According to Jeffrey Sachs, Director of the Earth Institute at Columbia University in his February 16, 2016 Huffington Post article Hillary Clinton and the Syrian Bloodbath, “Clinton was the obstacle, not the solution, to a ceasefire being negotiated. It was U.S. intransigence—Clinton’ intransigence—that led to the failure of the U.N. Resolution in the spring of 2012, a point well known among diplomats. Despite Clinton’s insinuation, there was no 2012 ceasefire, only escalating carnage. Clinton bears heavy responsibility for that carnage, which has by now displaced more than 10 million Syrians and left more than 250,000 dead.”
Saudi Arabia, Turkey and Israel have all clamored to remove Iran’s influence in Syria. This is incredibly naïve. Iran has been around as a regional power for about 2,700 years. And Shia Islam is not about to disappear. Clinton joined Saudi Arabia, Turkey and Israel to try to isolate and eventually defeat Iran. In 2010 she supported secret negotiations between Israel and Syria to attempt to wrestle Syria from Iran’s influence. When those talks failed, the CIA and Clinton moved on to Plan B—the overthrow of Assad.
Again, according to Jeffrey Sachs, in early 2011 Turkey and Saudi Arabia leveraged local protests against Assad to try to foment conditions for his ouster. By the spring of 2011, the CIA and the U.S. allies were organizing an armed insurrection against the Assad regime. On August 18, 2011, the U.S. government made public its position: “Assad must go.”

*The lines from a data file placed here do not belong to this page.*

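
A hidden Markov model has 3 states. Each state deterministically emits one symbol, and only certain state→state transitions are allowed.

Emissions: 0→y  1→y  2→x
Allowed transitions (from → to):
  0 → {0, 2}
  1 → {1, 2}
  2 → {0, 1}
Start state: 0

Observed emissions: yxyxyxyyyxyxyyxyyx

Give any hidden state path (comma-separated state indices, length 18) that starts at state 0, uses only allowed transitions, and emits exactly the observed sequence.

  0: obs=y cand={0,1} pick 0 [start]
  1: obs=x cand={2} pick 2 [0->2 ok]
  2: obs=y cand={0,1} pick 1 [2->1 ok]
  3: obs=x cand={2} pick 2 [1->2 ok]
  4: obs=y cand={0,1} pick 1 [2->1 ok]
  5: obs=x cand={2} pick 2 [1->2 ok]
  6: obs=y cand={0,1} pick 0 [2->0 ok]
  7: obs=y cand={0,1} pick 0 [0->0 ok]
  8: obs=y cand={0,1} pick 0 [0->0 ok]
  9: obs=x cand={2} pick 2 [0->2 ok]
  10: obs=y cand={0,1} pick 0 [2->0 ok]
  11: obs=x cand={2} pick 2 [0->2 ok]
  12: obs=y cand={0,1} pick 1 [2->1 ok]
  13: obs=y cand={0,1} pick 1 [1->1 ok]
  14: obs=x cand={2} pick 2 [1->2 ok]
  15: obs=y cand={0,1} pick 0 [2->0 ok]
  16: obs=y cand={0,1} pick 0 [0->0 ok]
  17: obs=x cand={2} pick 2 [0->2 ok]

0,2,1,2,1,2,0,0,0,2,0,2,1,1,2,0,0,2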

The U.S. policy in Syria has been a massive failure. Assad did not go, and was not defeated. Russia and Iran came to his support. Yet the hubris of the U.S. in its approach to regimes it does not like seems to know no bounds. The tactic of CIA-led regime changes is now so deeply enmeshed as a “normal” instrument of U.S. foreign policy that it is hardly noticed by the American public.